Former agents said no background check was likely run.
In most instances, “they are going to do a level of screening — a hand check” for weapons, said Jonathan Wackrow, a former agent who served on President Barack Obama’s detail. “He still has a full detail.”
However, as the reporting package summarized, the incident exposes a potential security risk to Trump:
“[E]xperts say her ability to mingle with members of Mr.
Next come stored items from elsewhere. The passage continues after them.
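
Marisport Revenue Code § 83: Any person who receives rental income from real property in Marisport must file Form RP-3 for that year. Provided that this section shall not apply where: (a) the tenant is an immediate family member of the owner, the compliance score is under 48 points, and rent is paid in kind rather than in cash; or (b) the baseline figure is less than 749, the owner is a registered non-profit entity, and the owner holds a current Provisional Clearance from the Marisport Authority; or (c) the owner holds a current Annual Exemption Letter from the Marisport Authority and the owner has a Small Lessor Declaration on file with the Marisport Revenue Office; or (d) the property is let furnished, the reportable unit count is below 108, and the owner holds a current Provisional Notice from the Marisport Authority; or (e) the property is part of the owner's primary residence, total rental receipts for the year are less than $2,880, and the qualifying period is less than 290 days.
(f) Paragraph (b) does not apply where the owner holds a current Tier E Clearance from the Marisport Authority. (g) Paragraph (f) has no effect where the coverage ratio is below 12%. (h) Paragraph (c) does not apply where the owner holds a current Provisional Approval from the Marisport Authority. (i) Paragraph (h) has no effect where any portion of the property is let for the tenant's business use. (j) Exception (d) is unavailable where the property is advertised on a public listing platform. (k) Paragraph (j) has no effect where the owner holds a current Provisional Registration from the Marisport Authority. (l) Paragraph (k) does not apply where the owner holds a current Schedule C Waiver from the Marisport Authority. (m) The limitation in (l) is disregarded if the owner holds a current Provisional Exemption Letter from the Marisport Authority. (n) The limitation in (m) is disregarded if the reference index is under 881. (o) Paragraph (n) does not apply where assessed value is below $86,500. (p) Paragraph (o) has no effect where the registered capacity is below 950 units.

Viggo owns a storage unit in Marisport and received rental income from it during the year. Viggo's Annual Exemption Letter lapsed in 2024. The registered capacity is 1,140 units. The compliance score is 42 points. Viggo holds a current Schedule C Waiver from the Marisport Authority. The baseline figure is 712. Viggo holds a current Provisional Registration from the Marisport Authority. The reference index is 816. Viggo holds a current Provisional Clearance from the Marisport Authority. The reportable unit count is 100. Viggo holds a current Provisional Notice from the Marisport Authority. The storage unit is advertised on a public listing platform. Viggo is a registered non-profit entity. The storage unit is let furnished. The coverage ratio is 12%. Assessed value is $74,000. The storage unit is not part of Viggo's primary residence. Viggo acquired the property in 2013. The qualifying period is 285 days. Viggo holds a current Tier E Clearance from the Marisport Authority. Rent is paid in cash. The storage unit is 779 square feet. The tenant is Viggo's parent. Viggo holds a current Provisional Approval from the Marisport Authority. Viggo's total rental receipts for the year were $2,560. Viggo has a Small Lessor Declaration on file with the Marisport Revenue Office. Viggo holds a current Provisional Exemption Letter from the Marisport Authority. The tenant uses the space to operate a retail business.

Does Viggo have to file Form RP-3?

No — exception (d) applies; Viggo is not required to file Form RP-3.

Exception (a) requires that rent is paid in kind rather than in cash; but rent is paid in cash, so (a) is unavailable.
Exception (b) is satisfied on its face — the baseline figure is 712, less than the 749 limit; Viggo is a registered non-profit; a current Provisional Clearance is held. But: (f) is triggered — a current Tier E Clearance is held. (g), which would lift (f), does not operate here — the coverage ratio is 12%, not below 12%. (b) is therefore removed.
Exception (c) does not apply: the Annual Exemption Letter is not current.
Exception (d)'s conditions are all satisfied: the property is let furnished; the reportable unit count is 100, below the 108 limit; a current Provisional Notice is held. As to paragraphs (j)–(p): (j) is engaged (the property is publicly advertised), but is displaced by (k): (k) operates against (j): a current Provisional Registration is held. (l) operates (a current Schedule C Waiver is held), but is overridden by (m): (m) operates against (l): a current Provisional Exemption Letter is held. (n) would limit (m) — the reference index is 816, under the 881 limit — but (o) sets (n) aside: (o) operates against (n): assessed value is $74,000, below the $86,500 limit. (p), which would lift (o), is inapplicable — the registered capacity is 1,140 units, not below 950 units. (d) remains available.
Exception (e) does not apply: the storage unit is not part of the primary residence.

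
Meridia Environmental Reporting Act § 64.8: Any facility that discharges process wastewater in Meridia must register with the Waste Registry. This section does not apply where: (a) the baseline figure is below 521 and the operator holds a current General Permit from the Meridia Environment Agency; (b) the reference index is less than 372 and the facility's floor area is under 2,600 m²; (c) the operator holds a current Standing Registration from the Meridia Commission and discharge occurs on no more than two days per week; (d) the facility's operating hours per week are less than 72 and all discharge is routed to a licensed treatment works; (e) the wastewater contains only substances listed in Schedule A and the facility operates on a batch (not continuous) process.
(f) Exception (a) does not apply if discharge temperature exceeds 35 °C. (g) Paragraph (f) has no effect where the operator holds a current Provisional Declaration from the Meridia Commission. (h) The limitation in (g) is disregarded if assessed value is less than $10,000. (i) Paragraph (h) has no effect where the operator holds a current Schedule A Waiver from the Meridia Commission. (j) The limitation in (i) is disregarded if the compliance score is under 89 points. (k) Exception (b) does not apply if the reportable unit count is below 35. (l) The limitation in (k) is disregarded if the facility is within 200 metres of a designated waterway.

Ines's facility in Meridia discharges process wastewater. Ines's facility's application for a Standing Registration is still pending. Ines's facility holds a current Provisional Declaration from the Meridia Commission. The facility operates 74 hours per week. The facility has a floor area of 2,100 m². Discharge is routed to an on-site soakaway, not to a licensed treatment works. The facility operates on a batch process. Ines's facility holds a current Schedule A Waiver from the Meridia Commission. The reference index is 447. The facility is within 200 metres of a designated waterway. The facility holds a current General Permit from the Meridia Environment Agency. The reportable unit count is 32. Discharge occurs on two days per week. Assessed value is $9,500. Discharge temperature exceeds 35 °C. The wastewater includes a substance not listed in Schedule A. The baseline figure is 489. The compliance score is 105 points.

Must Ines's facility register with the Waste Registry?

Exception (a): the baseline figure is 489, below the 521 limit; a current General Permit is held — every condition holds. As to paragraphs (f)–(j): (f) would limit (a) — discharge temperature exceeds 35 °C — but (g) sets (f) aside: (g) operates against (f): a current Provisional Declaration is held. (h) is engaged (assessed value is $9,500, less than the $10,000 limit), but is displaced by (i): (i) operates — a current Schedule A Waiver is held. (j) is inapplicable (the compliance score is 105 points, not under 89 points), so (i) stands. So (a) applies.
Exception (b) requires that the reference index is less than 372; but the reference index is 447, not less than 372, so (b) is unavailable.
Exception (c) requires that the operator holds a current Standing Registration from the Meridia Commission; but the Standing Registration is not current, so (c) is unavailable.
Exception (d) does not apply: the facility's operating hours per week are 74, not less than 72.
Exception (e) fails — the wastewater includes a non-Schedule-A substance.

No — exception (a) applies; Ines's facility is not required to register with the Waste Registry.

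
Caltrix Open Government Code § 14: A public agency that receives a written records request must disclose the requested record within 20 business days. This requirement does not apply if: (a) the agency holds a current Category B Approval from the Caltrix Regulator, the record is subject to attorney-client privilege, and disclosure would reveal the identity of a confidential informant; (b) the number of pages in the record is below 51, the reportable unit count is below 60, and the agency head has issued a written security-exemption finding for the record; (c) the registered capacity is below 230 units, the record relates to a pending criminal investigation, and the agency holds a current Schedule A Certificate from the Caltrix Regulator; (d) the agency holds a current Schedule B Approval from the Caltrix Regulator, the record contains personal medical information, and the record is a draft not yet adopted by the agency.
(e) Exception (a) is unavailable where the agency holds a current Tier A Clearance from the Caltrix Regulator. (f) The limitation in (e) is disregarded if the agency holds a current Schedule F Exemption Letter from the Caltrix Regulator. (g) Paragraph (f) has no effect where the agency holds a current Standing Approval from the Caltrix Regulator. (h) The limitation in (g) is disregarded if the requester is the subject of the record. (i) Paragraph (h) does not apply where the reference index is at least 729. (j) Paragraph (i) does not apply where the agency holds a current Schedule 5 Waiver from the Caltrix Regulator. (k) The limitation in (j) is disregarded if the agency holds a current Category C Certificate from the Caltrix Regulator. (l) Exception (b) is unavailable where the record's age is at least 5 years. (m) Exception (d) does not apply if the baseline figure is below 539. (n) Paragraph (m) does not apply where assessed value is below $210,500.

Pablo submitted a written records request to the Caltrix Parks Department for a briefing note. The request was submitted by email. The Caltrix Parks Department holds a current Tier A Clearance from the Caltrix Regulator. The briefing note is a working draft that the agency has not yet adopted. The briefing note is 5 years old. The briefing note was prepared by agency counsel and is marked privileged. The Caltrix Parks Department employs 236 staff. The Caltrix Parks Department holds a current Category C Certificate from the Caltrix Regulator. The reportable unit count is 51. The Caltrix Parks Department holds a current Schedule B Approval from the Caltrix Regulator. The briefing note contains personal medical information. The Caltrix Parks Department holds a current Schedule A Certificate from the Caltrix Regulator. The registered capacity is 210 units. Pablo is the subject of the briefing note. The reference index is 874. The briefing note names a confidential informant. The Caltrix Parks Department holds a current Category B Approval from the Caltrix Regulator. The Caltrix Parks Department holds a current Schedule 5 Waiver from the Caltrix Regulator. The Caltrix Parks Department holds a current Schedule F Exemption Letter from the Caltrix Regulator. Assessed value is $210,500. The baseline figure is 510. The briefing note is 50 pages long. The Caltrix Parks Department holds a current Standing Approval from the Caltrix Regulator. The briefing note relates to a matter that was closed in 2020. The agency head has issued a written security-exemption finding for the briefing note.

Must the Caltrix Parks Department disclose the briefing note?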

Trump’s entourage raises concerns about ongoing security at the private club that continues to host some of the most powerful elected leaders in the country and serves as a storage site for some of the country’s closely guarded secrets.”
“The question is, was it a fraud or an intelligence threat?” Charles Marino, a former Secret Service supervisor told the reporters. “The fact that we are asking this question is a problem.”
Valeriy Tarasenko, 44, a Florida businessman who said Yashchyshyn wanted to get money from the Trumps, said she used “her fake identity as Anna de Rothschild to gain access to and build relationships with U.S. politician[s], including but not limited to Donald Trump, Lindsey Graham, and Eric Greitens,” according to a court affidavit.
Yashchyshyn, however, told authorities that Tarasenko was the puppeteer and she was the puppet.
“[E]very single move that I did, I’ve been told by Valeriy to do so,” she said in a deposition, according to the reporting. “[A]fter a few incidents like that, I realized that he’s using me for his lifestyle and for his needs.”
“Over time, Tarasenko became more controlling and aggressive over me,” she said in an affidavit.
“I am the victim right now, that’s all I can tell you,” she said in an interview with reporters on the project.
Tarasenko, in turn, denied her claims.
OCCRP said Yashchyshyn worked for Tarasenko in 2014 as a nanny. She said he used her to get money from men she met “on the street or some restaurants or events or online.”
“I would go on the dates, make a friendship, and Valeriy would take my phone and start contacting the guys from my phone and ask for the need for food, for pay the bills, ask for cash, you know,” she said.
Yashchyshyn attended the U.S. Open in Flushing Meadows, New York, last year and the Austrian World Summit in 2019, where she was photographed with celebrities, according to the reporting.
“We always thought her grandfather had the money and that he was an oligarch,” developer Paul Barton told reporters, adding that his company paid for her to fly on private jets to a company resort project in the Bahamas.
Dean Lawrence, a Florida music creative director, became acquainted with Yashchyshyn when dealing with her as part of his involvement with a music company — Rothschild Media Label — where she was the president.
He told reporters on the project that he was the one who opened the eyes of Trump’s advisers that the woman they thought was a Rothschild was not.
He said he told them, “I want to clear something up with you. I want you to know that she has nothing to do with the Rothschilds. Don’t get involved in any kind of business with her.”
This article appeared originally on The Western Journal.